As the name implies, business succession planning is a way for a business owner to determine ahead of time who will inherit the company after you retire or pass away. How simple or complicated this process will be depends on whether you own 100 percent of the business or have partners if you have a successor picked out, and other factors.
Choosing your successor takes thought
If you are the sole owner of the firm and have a single successor in mind, succession planning can be fairly straightforward. But often, business owners are in partnerships with one or more parties. If it is a family business, they might have several children to choose from. If not, there could be more than one co-owner, executive or manager that has a case for being made your successor.

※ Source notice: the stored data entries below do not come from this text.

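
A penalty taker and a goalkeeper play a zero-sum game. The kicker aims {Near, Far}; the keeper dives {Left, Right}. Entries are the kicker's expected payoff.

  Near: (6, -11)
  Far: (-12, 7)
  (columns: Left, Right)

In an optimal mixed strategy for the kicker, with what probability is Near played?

Row minima: Near → -11, Far → -12; maximin = -11.
Column maxima: Left → 6, Right → 7; minimax = 6.
-11 ≠ 6, so there is no saddle point; optimal play is mixed.
Let the kicker play Near with probability p. Expected payoff against Left: 6p + (-12)(1−p) = 18p − 12; against Right: (-11)p + 7(1−p) = −18p + 7.
Setting these equal: 18p − 12 = −18p + 7 ⇒ 36p = 19 ⇒ p = 19/36, and the value is (18)·(19/36) − 12 = -5/2.
For the keeper: with q = P(Left), equating Near's and Far's payoffs gives 17q − 11 = −19q + 7 ⇒ q = 1/2.

19/36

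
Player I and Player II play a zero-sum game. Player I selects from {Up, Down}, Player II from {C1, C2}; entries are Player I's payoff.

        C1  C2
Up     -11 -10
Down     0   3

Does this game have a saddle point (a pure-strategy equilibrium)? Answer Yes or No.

Row minima: Up → -11, Down → 0; maximin = 0.
Column maxima: C1 → 0, C2 → 3; minimax = 0.
maximin = minimax = 0, so a saddle point exists.

Yes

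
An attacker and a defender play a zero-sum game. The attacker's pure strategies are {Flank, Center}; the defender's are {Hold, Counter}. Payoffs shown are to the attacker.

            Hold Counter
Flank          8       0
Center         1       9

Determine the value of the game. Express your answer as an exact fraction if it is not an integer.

9/2

Row minima: Flank → 0, Center → 1; maximin = 1.
Column maxima: Hold → 8, Counter → 9; minimax = 8.
1 ≠ 8, so there is no saddle point; optimal play is mixed.
Let the attacker play Flank with probability p. Expected payoff against Hold: 8p + 1(1−p) = 7p + 1; against Counter: 0p + 9(1−p) = −9p + 9.
Setting these equal: 7p + 1 = −9p + 9 ⇒ 16p = 8 ⇒ p = 1/2, and the value is (7)·(1/2) + 1 = 9/2.
For the defender: with q = P(Hold), equating Flank's and Center's payoffs gives 8q = −8q + 9 ⇒ q = 9/16.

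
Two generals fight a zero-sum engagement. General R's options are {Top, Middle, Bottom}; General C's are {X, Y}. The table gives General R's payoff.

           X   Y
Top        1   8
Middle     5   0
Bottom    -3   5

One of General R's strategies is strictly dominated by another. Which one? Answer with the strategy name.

Top gives a strictly higher payoff than Bottom against every column: 1 > -3, 8 > 5.
So Bottom is strictly dominated and General R never plays it.

Bottom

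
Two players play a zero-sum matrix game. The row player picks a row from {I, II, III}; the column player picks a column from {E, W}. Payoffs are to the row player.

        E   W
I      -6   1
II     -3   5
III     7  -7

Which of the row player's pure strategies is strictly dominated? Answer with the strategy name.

I

II gives a strictly higher payoff than I against every column: -3 > -6, 5 > 1.
So I is strictly dominated and the row player never plays it.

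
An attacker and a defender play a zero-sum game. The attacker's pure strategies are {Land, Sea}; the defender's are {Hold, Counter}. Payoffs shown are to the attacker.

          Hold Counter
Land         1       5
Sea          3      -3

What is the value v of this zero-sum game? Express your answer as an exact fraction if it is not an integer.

Row minima: Land → 1, Sea → -3; maximin = 1.
Column maxima: Hold → 3, Counter → 5; minimax = 3.
1 ≠ 3, so there is no saddle point; optimal play is mixed.
Let the attacker play Land with probability p. Expected payoff against Hold: 1p + 3(1−p) = −2p + 3; against Counter: 5p + (-3)(1−p) = 8p − 3.
Setting these equal: −2p + 3 = 8p − 3 ⇒ −10p = -6 ⇒ p = 3/5, and the value is (-2)·(3/5) + 3 = 9/5.
For the defender: with q = P(Hold), equating Land's and Sea's payoffs gives −4q + 5 = 6q − 3 ⇒ q = 4/5.

9/5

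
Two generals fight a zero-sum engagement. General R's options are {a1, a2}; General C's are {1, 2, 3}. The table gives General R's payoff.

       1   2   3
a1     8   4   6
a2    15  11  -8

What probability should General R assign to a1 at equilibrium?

Row minima: a1 → 4, a2 → -8; maximin = 4.
Column maxima: 1 → 15, 2 → 11, 3 → 6; minimax = 6.
4 ≠ 6, so there is no saddle point; optimal play is mixed.
1 is strictly dominated by 2 (it gives General R strictly more in every row), so General C never plays it.
On the remaining 2×2 (a1, a2 vs 2, 3):
Let General R play a1 with probability p. Expected payoff against 2: 4p + 11(1−p) = −7p + 11; against 3: 6p + (-8)(1−p) = 14p − 8.
Setting these equal: −7p + 11 = 14p − 8 ⇒ −21p = -19 ⇒ p = 19/21, and the value is (-7)·(19/21) + 11 = 14/3.
For General C: with q = P(2), equating a1's and a2's payoffs gives −2q + 6 = 19q − 8 ⇒ q = 2/3.

19/21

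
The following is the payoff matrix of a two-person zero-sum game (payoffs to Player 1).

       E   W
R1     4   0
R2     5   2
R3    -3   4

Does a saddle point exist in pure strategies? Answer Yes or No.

No

Row minima: R1 → 0, R2 → 2, R3 → -3; maximin = 2.
Column maxima: E → 5, W → 4; minimax = 4.
2 ≠ 4, so no pure-strategy equilibrium exists.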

This decision requires a great deal of thought and advice from your estate planning attorney.
Elements of succession planning
Once you have chosen a successor, succession planning can include:
- Training and support for your future successor(s)
- The timeline for delegating responsibility and authority to the successor(s)
- Whether to bring in outside directors or advisors to provide objective assistance
- How to retain employees during and after succession through compensation planning
With careful planning, you can virtually guarantee a smooth transition with a minimum of business disruption and hurt feelings. This is especially important when you are deciding between children or longtime workers to take your place. If you must choose one over the others, even for solid business reasons, the ones left out may object. But your attorney can help you plan in a way that minimizes the risk of a fight.